The challenge of ‘fixing’ an entity-purchase agreement that may subject owners to higher estate tax is that it isn’t possible to simply move ownership of the business-owned insurance policies to the business owners themselves, because doing so could trigger “transfer for value” rules that make the proceeds taxable on receipt for income tax purposes. However, one exception to the transfer-for-value rules makes it possible to transfer a life insurance policy to a partnership owned by the insured person – which potentially opens the door for business owners to create a new “special-purpose buy-sell insurance LLC” that is treated as a partnership for tax purposes and assumes ownership of the insurance policies, which would serve the purpose of moving the policies off the books of the original business without running afoul of the transfer-for-value rules.
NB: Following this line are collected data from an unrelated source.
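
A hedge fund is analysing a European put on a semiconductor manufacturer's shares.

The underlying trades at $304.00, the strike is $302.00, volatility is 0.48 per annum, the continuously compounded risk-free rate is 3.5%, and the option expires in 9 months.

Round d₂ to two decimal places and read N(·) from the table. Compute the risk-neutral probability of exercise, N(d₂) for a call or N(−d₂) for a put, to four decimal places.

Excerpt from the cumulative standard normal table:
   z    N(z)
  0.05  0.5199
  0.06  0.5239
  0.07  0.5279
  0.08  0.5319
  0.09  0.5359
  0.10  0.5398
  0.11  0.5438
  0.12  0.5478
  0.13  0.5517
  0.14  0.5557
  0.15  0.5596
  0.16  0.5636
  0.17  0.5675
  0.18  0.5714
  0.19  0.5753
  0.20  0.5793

0.5517

σ√T = 0.48 × 0.8660 = 0.4157
ln(S/K) + (r + σ²/2)T = ln(304/302) + (0.035 + 0.48²/2)·0.75 = 0.0066 + 0.1127 = 0.1193
d₁ = 0.1193 / 0.4157 = 0.2869 ⇒ 0.29
d₂ = d₁ − σ√T = 0.2869 − 0.4157 = -0.1288 ⇒ -0.13
Pr(exercise) under Q = N(−d₂) = N(0.13) = 0.5517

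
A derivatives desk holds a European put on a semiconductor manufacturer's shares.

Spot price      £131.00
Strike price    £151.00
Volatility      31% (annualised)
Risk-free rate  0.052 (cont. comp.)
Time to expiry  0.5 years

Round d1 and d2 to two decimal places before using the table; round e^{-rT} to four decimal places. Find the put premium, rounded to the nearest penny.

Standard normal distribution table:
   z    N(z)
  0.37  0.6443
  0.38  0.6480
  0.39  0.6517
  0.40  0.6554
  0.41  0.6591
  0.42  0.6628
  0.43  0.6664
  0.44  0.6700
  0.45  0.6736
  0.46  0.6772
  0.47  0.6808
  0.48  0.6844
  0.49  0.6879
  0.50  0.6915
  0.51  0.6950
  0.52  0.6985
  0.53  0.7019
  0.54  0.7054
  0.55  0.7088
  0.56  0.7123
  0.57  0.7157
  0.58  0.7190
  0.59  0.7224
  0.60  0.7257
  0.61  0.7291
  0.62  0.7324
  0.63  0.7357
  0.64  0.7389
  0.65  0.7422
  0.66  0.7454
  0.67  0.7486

σ√T = 0.31 × 0.7071 = 0.2192
d₁ = [ln(131/151) + (0.052 + ½·0.31²)·0.5] / (σ√T) = (-0.1421 + 0.0500) / 0.2192 = -0.4200 → -0.42
d₂ = -0.4200 − 0.2192 = -0.6392 → -0.64
exp(−rT) = exp(−0.052·0.5) = 0.9743
N(−d₂) = N(0.64) = 0.7389;  N(−d₁) = N(0.42) = 0.6628
P = 151·0.9743·0.7389 − 131·0.6628 = 108.7065 − 86.8268 = 21.8797

£21.88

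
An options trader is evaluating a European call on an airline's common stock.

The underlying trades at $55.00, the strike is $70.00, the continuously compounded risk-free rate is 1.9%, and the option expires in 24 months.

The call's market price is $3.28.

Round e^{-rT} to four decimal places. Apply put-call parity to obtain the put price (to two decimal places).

e^(−rT) = e^(−0.019·2) = 0.9627
Put-call parity: C − P = S − K·e^(−rT) = 55 − 70·0.9627 = 55 − 67.3890 = -12.3890
P = C − (C − P) = 3.28 − (-12.3890) = 15.6690

$15.67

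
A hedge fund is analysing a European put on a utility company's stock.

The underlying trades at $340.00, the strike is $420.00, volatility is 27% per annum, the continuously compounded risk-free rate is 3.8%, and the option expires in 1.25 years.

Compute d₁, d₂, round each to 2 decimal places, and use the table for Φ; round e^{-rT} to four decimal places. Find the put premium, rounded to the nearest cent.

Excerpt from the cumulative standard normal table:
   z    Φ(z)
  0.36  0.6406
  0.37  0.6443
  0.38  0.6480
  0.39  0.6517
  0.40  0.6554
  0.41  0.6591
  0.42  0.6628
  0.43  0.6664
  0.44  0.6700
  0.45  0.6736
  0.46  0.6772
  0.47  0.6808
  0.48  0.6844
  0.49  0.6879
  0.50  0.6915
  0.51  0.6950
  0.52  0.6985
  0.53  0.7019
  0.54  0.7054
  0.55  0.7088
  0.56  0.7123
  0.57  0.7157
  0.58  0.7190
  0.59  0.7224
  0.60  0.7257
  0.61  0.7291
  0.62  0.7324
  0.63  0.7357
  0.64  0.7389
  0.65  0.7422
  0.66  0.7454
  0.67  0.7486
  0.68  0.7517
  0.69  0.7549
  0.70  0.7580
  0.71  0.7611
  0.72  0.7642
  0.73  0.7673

σ√T = 0.27 × 1.1180 = 0.3019
d₁ = [ln(340/420) + (0.038 + ½·0.27²)·1.25] / (σ√T) = (-0.2113 + 0.0931) / 0.3019 = -0.3917 which rounds to -0.39
d₂ = -0.3917 − 0.3019 = -0.6936 which rounds to -0.69
exp(−rT) = exp(−0.038·1.25) = 0.9536
N(−d₂) = N(0.69) = 0.7549;  N(−d₁) = N(0.39) = 0.6517
P = 420·0.9536·0.7549 − 340·0.6517 = 302.3465 − 221.5780 = 80.7685

$80.77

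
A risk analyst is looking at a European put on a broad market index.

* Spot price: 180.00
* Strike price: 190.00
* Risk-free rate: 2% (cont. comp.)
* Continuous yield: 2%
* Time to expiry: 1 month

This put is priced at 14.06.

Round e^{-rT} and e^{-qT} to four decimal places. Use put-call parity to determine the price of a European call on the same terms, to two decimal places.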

The caveat, however, is that despite having recognized such insurance LLCs as legitimate in the past, there’s no guarantee that the IRS will continue to do so – and in the wake of the Connelly ruling, they could potentially scrutinize new and existing insurance LLCs, challenging the legitimacy of ones that may lack a valid business purpose – which, if successful, could cause the LLC to be disregarded and the insurance proceeds to become taxable, either to the estate of the deceased owner for estate tax purposes and/or to all of the business owners for income tax purposes!
The key point is that while an insurance LLC may make it possible to transition away from an existing entity-purchase agreement to one that won’t create new estate tax exposure without unwinding the entire buy-sell agreement and starting from scratch, doing so does add to the complexity of the business succession plan and introduces potential risks that it won’t succeed in meeting the business owners’ goals. Which, for some owners, means it might be preferable to simply start anew with a traditional cross-purchase agreement – but for others, who are willing to accept the risks and navigate the challenges of drafting and adhering to an insurance LLC, it may still be worth it for the potential for estate tax savings and flexibility.